这一说,洛枳也仔细看了起来。确实,很像董忻烨,夸张一点说,简直就是董忻烨的缩小版。
“你叫什么名字?”洛枳弯腰微笑着问小男孩。
小男孩却忽然做了一个鬼脸,挣脱洛枳的手一溜烟跑了。
三个人站在那里,走也不是,追也不是,一时间面面相觑。
“喂,枳枳,你们几个在搞什么啊?”沈箬左等右等不见洛枳他们回来,也找了过来。
三人回过神,想起刚才的情景,都有些失笑。
“嘿嘿,箬箬,你猜我们刚看到了谁。”陈晓娴神秘兮兮地笑问。
“谁?”
“哈哈,一个小孩,一个很像枳枳和忻烨的小孩。”陈晓娴回答。
“在哪?”果然,沈箬感兴趣地四处张望起来。
“哎呀,别听晓娴胡说。”洛枳推了陈晓娴一把,对沈箬说:“走啦,去喝酒,喝完了听你唱‘月亮代表我的心’。”
“切,我才不唱呢。”沈箬哼了一声,朝桌子走去。
几瓶下去,沈箬他们都有了几分醉意,大家起哄着要沈箬去台上唱歌。
“干吗我唱,你们不会唱啊?”沈箬不依地反驳道。
“哎呀,你去嘛,和秦之珩一起去唱一首。”洛枳推了推秦之珩,示意他主动些。
“干吗和他唱?”沈箬斜了秦之珩一眼道。
“好了,别闹了,张昱淳已经把歌点好了,马上就要到了,去唱吧。”韩宝贝推着沈箬道。
沈箬一把拉住张昱淳,道:“昱淳,我和你去唱。”
“我不会唱啊。”张昱淳摇摇头,从沈箬的手中抽回手,躲到了一边。
“去呀,别浪费了。”洛枳推着沈箬,和韩宝贝两个人把她拉上了台,这时秦之珩已经拿着另一个话筒,音响里则放着“白狐”的前奏。
音乐已经响起,沈箬只能拿着话筒开始唱起来:“我是一只修行千年的狐,千年修行千年孤独,夜深人静时可有人听见我在哭,灯火阑珊处可有人看见我跳舞。
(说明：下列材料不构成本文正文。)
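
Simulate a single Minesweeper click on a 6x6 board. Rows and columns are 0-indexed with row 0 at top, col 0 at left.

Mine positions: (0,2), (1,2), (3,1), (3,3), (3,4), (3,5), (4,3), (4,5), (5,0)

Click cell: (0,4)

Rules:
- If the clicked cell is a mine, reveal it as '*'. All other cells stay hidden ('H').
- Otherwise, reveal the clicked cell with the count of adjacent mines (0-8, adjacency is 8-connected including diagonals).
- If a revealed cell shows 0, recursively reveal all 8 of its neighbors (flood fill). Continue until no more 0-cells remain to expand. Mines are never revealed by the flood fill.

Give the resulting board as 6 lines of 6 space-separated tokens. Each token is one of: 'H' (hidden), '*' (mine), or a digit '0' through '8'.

H H H 2 0 0
H H H 2 0 0
H H H 3 3 2
H H H H H H
H H H H H H
H H H H H H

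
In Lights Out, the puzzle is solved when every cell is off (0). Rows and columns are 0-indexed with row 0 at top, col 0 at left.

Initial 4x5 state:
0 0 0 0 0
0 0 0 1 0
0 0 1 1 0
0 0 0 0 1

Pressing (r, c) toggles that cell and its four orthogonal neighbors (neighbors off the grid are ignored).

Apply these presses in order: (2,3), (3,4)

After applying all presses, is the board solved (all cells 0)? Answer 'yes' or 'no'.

After press 1 at (2,3):
0 0 0 0 0
0 0 0 0 0
0 0 0 0 1
0 0 0 1 1

After press 2 at (3,4):
0 0 0 0 0
0 0 0 0 0
0 0 0 0 0
0 0 0 0 0

Lights still on: 0

Answer: yes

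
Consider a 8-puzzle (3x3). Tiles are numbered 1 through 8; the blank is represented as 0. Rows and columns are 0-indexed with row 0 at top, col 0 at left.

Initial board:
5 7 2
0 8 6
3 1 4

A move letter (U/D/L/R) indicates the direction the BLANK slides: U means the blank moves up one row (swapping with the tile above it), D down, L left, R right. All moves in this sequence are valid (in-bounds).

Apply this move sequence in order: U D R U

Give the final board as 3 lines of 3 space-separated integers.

After move 1 (U):
0 7 2
5 8 6
3 1 4

After move 2 (D):
5 7 2
0 8 6
3 1 4

After move 3 (R):
5 7 2
8 0 6
3 1 4

After move 4 (U):
5 0 2
8 7 6
3 1 4

Answer: 5 0 2
8 7 6
3 1 4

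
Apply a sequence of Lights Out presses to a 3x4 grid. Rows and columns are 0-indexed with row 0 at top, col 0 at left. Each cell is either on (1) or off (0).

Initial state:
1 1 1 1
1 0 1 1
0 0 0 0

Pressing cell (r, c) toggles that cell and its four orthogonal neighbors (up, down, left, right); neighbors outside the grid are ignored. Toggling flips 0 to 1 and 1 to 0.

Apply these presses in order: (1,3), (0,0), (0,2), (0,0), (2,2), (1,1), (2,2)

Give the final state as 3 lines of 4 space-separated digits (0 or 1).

After press 1 at (1,3):
1 1 1 0
1 0 0 0
0 0 0 1

After press 2 at (0,0):
0 0 1 0
0 0 0 0
0 0 0 1

After press 3 at (0,2):
0 1 0 1
0 0 1 0
0 0 0 1

After press 4 at (0,0):
1 0 0 1
1 0 1 0
0 0 0 1

After press 5 at (2,2):
1 0 0 1
1 0 0 0
0 1 1 0

After press 6 at (1,1):
1 1 0 1
0 1 1 0
0 0 1 0

After press 7 at (2,2):
1 1 0 1
0 1 0 0
0 1 0 1

Answer: 1 1 0 1
0 1 0 0
0 1 0 1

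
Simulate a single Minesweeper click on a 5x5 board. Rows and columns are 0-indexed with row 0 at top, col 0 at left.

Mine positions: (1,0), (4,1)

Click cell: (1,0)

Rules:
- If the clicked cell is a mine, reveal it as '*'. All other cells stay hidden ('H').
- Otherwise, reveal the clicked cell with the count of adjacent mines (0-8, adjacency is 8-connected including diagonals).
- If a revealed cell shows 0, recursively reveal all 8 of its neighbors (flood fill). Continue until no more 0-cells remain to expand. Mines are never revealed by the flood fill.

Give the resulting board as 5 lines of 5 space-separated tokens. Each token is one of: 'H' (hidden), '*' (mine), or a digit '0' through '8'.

H H H H H
* H H H H
H H H H H
H H H H H
H H H H H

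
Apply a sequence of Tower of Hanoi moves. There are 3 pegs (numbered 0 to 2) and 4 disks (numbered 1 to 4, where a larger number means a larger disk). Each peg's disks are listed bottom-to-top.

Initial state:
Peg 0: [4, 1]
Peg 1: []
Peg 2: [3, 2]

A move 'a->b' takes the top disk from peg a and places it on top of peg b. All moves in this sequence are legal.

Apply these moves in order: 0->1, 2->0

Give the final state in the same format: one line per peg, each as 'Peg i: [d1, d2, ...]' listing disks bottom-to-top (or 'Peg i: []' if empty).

After move 1 (0->1):
Peg 0: [4]
Peg 1: [1]
Peg 2: [3, 2]

After move 2 (2->0):
Peg 0: [4, 2]
Peg 1: [1]
Peg 2: [3]

Answer: Peg 0: [4, 2]
Peg 1: [1]
Peg 2: [3]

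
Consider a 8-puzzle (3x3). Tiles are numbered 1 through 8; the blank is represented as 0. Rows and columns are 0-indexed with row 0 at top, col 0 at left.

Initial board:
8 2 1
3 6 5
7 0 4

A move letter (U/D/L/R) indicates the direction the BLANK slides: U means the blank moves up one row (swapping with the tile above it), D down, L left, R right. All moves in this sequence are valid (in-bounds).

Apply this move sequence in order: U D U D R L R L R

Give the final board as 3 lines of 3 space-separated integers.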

”可是当唱到男生版的时候,出现的却不是秦之珩的声音。
“我是一介书生独醉江湖, 十年寒窗十年苦读,金榜题名时功名利禄光宗耀祖, 洞房花烛后阴阳相隔人鬼殊途。”
是他!?沈箬惊喜地看着眼前精灵般的漂亮少年。她怎么都想不到,会在这里再次遇到他,原来,她不是在做梦,墨蓝,他是真实存在的。
墨蓝看到沈箬一脸惊喜地望着他,朝着沈箬微微一笑,示意沈箬继续唱下去。
深吸了一口,平复下内心的激动,沈箬望着墨蓝,合着音乐继续唱道:“我爱你时你正一贫如洗寒窗苦读,离开你时你正金榜题名洞房花烛,能不能为你再跳一支舞,我是你千百年前放生的白狐,你看衣袂飘飘 衣袂飘飘,海誓山盟都化做虚无。”
墨蓝慢慢走到沈箬的身边,旁若无人地执起沈箬的手,轻轻握住,“能不能再为我再跳一支舞,只为你永别的那一次回眸,你听仙乐飘飘仙乐飘飘,今生今世却只能虚度,我是一介书生独醉江湖,十年寒窗十年苦读,金榜题名时功名利禄光宗耀祖,洞房花烛后阴阳相隔人鬼殊途,我爱你时你是一只千年修行的狐,失去你时你已烟消云散万劫不复。”